Пахнет яблоком белое облако
над Украйной, когда-то радужной.
Через поле оплавленный колокол
черным яблоком катится, матушка.

И не знает, кому довериться -
звонарю, иль блуднице яростной.
А густое цветенье вереска
пахнет яблоком, пахнет райским-то

тем соблазном в тиши пожарища,
где целует беда в уста…
Мама, в косы вплети, пожалуйста,
мне лишь райские ветры августа,

А не эти, что пахнут порохом,
на лету поджигая аиста…
Через душу оплавленный колокол
черным яблоком катится…катится…

Между верою и неверием
разрывается это яблоко.
Мама, мама… Раскрыла двери ты
В пламя праздника и… заплакала…


2
Моей маме и Юре Юрченко

Другу поэту, который ушел на войну
в степи, где я вырастала пацанкой упрямой,
верю ли я?
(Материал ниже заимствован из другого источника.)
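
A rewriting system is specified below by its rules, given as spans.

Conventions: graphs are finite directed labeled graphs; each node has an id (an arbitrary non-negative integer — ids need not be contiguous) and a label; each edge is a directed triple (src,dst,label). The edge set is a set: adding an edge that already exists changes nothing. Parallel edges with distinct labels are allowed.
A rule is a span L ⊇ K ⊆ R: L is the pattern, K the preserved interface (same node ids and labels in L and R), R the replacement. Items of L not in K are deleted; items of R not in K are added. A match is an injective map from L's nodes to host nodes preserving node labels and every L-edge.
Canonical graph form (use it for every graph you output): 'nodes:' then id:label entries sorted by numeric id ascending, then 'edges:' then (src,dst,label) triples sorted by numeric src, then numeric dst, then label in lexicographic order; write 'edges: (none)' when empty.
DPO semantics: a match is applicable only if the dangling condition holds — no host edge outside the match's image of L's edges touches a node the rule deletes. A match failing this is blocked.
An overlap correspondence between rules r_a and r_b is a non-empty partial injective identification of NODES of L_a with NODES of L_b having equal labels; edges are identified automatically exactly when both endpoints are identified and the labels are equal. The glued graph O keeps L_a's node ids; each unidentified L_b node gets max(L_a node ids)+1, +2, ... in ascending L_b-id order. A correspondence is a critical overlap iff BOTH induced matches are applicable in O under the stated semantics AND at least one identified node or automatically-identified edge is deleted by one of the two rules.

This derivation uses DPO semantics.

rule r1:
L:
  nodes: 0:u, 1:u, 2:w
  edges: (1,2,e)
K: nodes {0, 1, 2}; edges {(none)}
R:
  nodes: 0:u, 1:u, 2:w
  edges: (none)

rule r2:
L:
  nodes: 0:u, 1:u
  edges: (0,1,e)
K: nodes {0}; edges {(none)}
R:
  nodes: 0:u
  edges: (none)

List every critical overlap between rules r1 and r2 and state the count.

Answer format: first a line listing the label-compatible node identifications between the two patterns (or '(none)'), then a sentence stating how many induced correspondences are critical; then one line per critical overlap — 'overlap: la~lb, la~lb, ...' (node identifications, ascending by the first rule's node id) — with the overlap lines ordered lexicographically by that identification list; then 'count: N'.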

А кому еще верить? Кому?!
Как пережить невозможную эту вину –
то, что я здесь, ну а мама моя… Ну, а мама…

В праздник пресветлый Фаворского света звоню
старенькой маме, чтоб голос хотя бы услышать.
«Преображение нынче», - я ей говорю.
Слышу в ответ - рев снарядов над крышей.

«Ну, ничего, - отвечает, – что людям, то й нам.
Ты не волнуйся, мы здесь отсидимся в подвале.
Это война…»
                А зачем она эта война,
Старая мать понимает едва ли.

Помню, сказала: «Куда я поеду, куда?..
Это мой дом - здесь и справят однажды поминки.
Здесь рушником расцветала речная вода.
Ну, а теперь нет ни капли во рту, ни росинки…»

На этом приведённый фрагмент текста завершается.